Web and user accessibility mean that individuals with disabilities can use web programs or applications and have the ability to navigate, perceive, understand, and interact with the content.
In order to support this, web technology providers need to build features that allow for alternative methods of using their programs. These methods are highlighted in the WCAG 2.0, or the Web Content Accessibility Guidelines, whose goal is to provide guidelines on how to make web content more accessible to people with disabilities.
They are also highlighted under Section 508 of the ADA, or the American Disabilities Act, which was enacted by the U.S. Congress in 1990. The main intent of the law is to protect disabled individuals against discrimination. As a wide-ranging civil rights law, the ADA also covers user accessibility guidelines to electronic and informational technology systems.
Generally speaking, we can categorize the main requirements for web accessibility into two buckets: interaction and interpretation.
As previously stated, people with disabilities need to be able to navigate and interact with the content on the web. While using a mouse is the most common method to navigate the web, alternative methods need to be introduced for blind users or users with motor impairment. This is where keyboard navigation comes in. Keyboard navigation allows end users to navigate through and interact with web content by tabbing through the content in a linear fashion. Whereas a mouse allows for direct access to links on a screen, tabbing is used to jump from link to link, one at a time, until the user finds one of interest.

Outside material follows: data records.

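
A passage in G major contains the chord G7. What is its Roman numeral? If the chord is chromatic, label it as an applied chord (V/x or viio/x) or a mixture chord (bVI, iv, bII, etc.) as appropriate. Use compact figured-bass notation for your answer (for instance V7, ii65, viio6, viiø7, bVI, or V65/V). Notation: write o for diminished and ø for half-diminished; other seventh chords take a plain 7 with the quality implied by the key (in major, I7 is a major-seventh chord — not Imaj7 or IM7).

V7/IV

Stacked in thirds the chord is G-B-D-F: a dominant seventh chord on G.
G is not a diatonic chord root with this quality in G major, but it lies a perfect fifth above C (IV), so the chord functions as an applied dominant of IV.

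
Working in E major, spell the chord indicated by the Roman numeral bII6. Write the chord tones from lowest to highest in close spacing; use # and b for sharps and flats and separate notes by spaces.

A C F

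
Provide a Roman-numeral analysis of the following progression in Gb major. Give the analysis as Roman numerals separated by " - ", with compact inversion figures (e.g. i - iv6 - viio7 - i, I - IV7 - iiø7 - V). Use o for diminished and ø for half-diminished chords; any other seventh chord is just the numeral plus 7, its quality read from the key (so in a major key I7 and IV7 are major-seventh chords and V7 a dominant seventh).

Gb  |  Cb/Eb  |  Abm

Gb has root Gb, degree 1 in Gb major, so I.
Cb/Eb: root Cb is the subdominant; major triad there is IV6.
Abm: minor triad on Ab = scale degree 2 → ii.

I - IV6 - ii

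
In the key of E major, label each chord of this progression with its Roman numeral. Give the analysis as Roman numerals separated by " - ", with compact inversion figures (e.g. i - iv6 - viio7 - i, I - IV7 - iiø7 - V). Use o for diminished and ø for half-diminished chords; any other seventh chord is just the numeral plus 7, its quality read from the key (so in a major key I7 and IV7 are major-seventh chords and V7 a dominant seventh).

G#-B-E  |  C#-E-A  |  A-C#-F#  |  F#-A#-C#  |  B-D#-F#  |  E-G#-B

G#-B-E: root E is the tonic; major triad there is I6.
C#-E-A has root A, degree 4 in E major, so IV6.
A-C#-F# has root F#, degree 2 in E major, so ii6.
F#-A#-C#: a major triad on F#, the applied dominant of V → V/V.
B-D#-F#: root B is the dominant; major triad there is V.
E-G#-B: major triad on E = scale degree 1 → I.

I6 - IV6 - ii6 - V/V - V - I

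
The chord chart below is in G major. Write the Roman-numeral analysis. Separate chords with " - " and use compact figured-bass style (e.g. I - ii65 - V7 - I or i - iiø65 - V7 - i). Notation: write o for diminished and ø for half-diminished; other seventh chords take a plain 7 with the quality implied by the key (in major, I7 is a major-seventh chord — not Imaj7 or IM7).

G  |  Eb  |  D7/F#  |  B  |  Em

I - bVI - V65 - V/vi - vi

G has root G, degree 1 in G major, so I.
Eb is non-diatonic — bVI, a mixture chord from G minor.
D7/F#: root D is the dominant; dominant seventh chord there is V65.
B: chromatic; B is V of vi, so V/vi.
Em: minor triad on E = scale degree 6 → vi.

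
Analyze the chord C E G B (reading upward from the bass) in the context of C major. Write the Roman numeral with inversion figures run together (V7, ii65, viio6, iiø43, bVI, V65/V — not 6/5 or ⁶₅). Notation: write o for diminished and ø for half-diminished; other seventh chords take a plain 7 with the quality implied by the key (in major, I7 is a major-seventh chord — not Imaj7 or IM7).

The pitches C-E-G-B form a major seventh chord rooted on C.
In C major, C is the tonic; the diatonic major seventh chord there is I7.

I7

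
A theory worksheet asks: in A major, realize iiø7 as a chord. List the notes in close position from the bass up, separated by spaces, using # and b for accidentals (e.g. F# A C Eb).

Scale degree 2 in A major is B; here the chord built on it is altered to a half-diminished seventh chord. iiø7 is the half-diminished supertonic seventh, borrowed from the parallel minor.
So the chord is B-D-F-A, a half-diminished seventh chord.

B D F A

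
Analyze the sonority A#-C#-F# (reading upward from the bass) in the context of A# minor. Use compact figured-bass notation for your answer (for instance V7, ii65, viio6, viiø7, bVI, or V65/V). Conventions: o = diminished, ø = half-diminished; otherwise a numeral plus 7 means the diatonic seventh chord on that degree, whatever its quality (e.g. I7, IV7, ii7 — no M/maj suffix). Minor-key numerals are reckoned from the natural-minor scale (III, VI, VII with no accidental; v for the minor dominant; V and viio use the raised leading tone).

VI6

Stacked in thirds the chord is F#-A#-C#: a major triad on F#.
In A# minor, F# is the submediant; the diatonic major triad there is VI.
With A# in the bass the chord is in first inversion, so the figured bass is 6.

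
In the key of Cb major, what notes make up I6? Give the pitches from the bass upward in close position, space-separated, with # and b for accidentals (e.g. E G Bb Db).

The numeral's case and figure indicate a major triad. In Cb major its root, the tonic, is Cb.
That chord is spelled Cb-Eb-Gb.
The figured bass 6 indicates first inversion, placing the third (Eb) in the bass: Eb-Gb-Cb.

Eb Gb Cb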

Fortunately, most links are text based, so in the case of a blind user, the text can easily be converted to speech and therefore translated. This is typically done via a screen reader. But how can one interpret non-text based assets such as images? This is where alternative text comes in to facilitate interpretation.
Alternative text is a word or phrase that can be inserted into the code of a web page to describe the contents of an image to web users. The intent is to convey the same information through alternative text as is conveyed through the image. If implemented properly, a user would then be able to tab through the web program and interpret both text and non-text content that is being displayed via a screen reader.
As for video content, closed captioning or subtitles serve as a similar medium to make sure the content is accessible to all users.
Lastly, organizations are encouraged to self-regulate to meet accessibility standards and, when applicable (e.g. during a purchase), disclose user accessibility information. This information can be disclosed through a VPAT, or Voluntary Product Accessibility Template, which evaluates how accessible a technology product is. The VPAT document is made up of the following sections, and technology providers should fill out all sections that are applicable:
- Section 1194.21 Software Applications and Operating Systems
- Section 1194.22 Web-based Internet Information and Applications
- Section 1194.23 Telecommunications Products
- Section 1194.24 Video and Multi-media Products
- Section 1194.25 Self-Contained, Closed Products
- Section 1194.26 Desktop and Portable Computers
- Section 1194.31 Functional Performance Criteria
- Section 1194.41 Information, Documentation and Support
While this post highlights the main aspects of web accessibility, it certainly does not cover all items. Web technology providers are encouraged to diligently look through the VPAT document and decipher which sections are applicable to their product(s).